What I’m telling my two daughters about the economy
Kathi and I have two daughters. Like all parents we are very proud of them. Kaitlin graduated from Lewis & Clark College last year and Kristen is a senior at UCLA. At last year’s graduation, I had the opportunity to sit down with them and talk about life after college. I thought it would be important for them to know what they faced, why, and what the future would hold for them. Many graduates are having a hard time finding jobs in their fields. You probably know some of them. Not a surprise given the slowness of the recovery from the economic melt down of 2008 – 2009. Here is what I told them.
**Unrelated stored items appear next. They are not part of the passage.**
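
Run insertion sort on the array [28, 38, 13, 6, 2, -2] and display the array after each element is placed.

First element 28 is already 'sorted'
Insert 38: shifted 0 elements -> [28, 38, 13, 6, 2, -2]
Insert 13: shifted 2 elements -> [13, 28, 38, 6, 2, -2]
Insert 6: shifted 3 elements -> [6, 13, 28, 38, 2, -2]
Insert 2: shifted 4 elements -> [2, 6, 13, 28, 38, -2]
Insert -2: shifted 5 elements -> [-2, 2, 6, 13, 28, 38]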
Hardly anyone understands what is causing the state of the economy but it is quite simple. Actually, I believe that all economics is quite simple but economists confuse us with their special language and statistics. The economy is not recovering well enough to create the jobs that are required. This is because we are going through a demographic hole. A demographic hole is created when a large generation (baby boomers) cools off their spending and the next generation (generation X they are called) is a smaller group. You see, people follow a pretty predictable economic pattern when viewed as a large group. When we are young and carefree, we spend money (what little we may have) on consumables like food and beer (or wine here). As we start to form a household, around age 27 or so, we accumulate things like housing and children. That’s when we start to impact the economy and begin to create economic growth. Well, as baby boomers,which was a large group, we did it in a big way. Naturally, that made the economy expand. Now it is the turn of the generation X crowd to do the same and indeed they are. But there is a problem.
Generation X (ages 30 to 45 or so) is a smaller group than the baby boomers. About 12 million fewer! That means there are fewer customers to buy stuff. That is the reason the economy is not recovering very fast, if at all. Let me repeat that. Not as many customers! Sounds depressing because there is nothing anyone or any policy can do to change that. It may even get worse. That’s the bad news. But I told my daughters do not despair. Just understand that we will not recover for a while so relax and work on what will become the next advancing economy. You see, their generation (the millennial, or generation Y) is actually a bigger generation than the large baby boom generation was. To prepare for that next large wave of economic growth, I told them to pay attention to the needs and desires of their own generation. Sell them what they want or need and you will have 20 years of good economic times! Patience.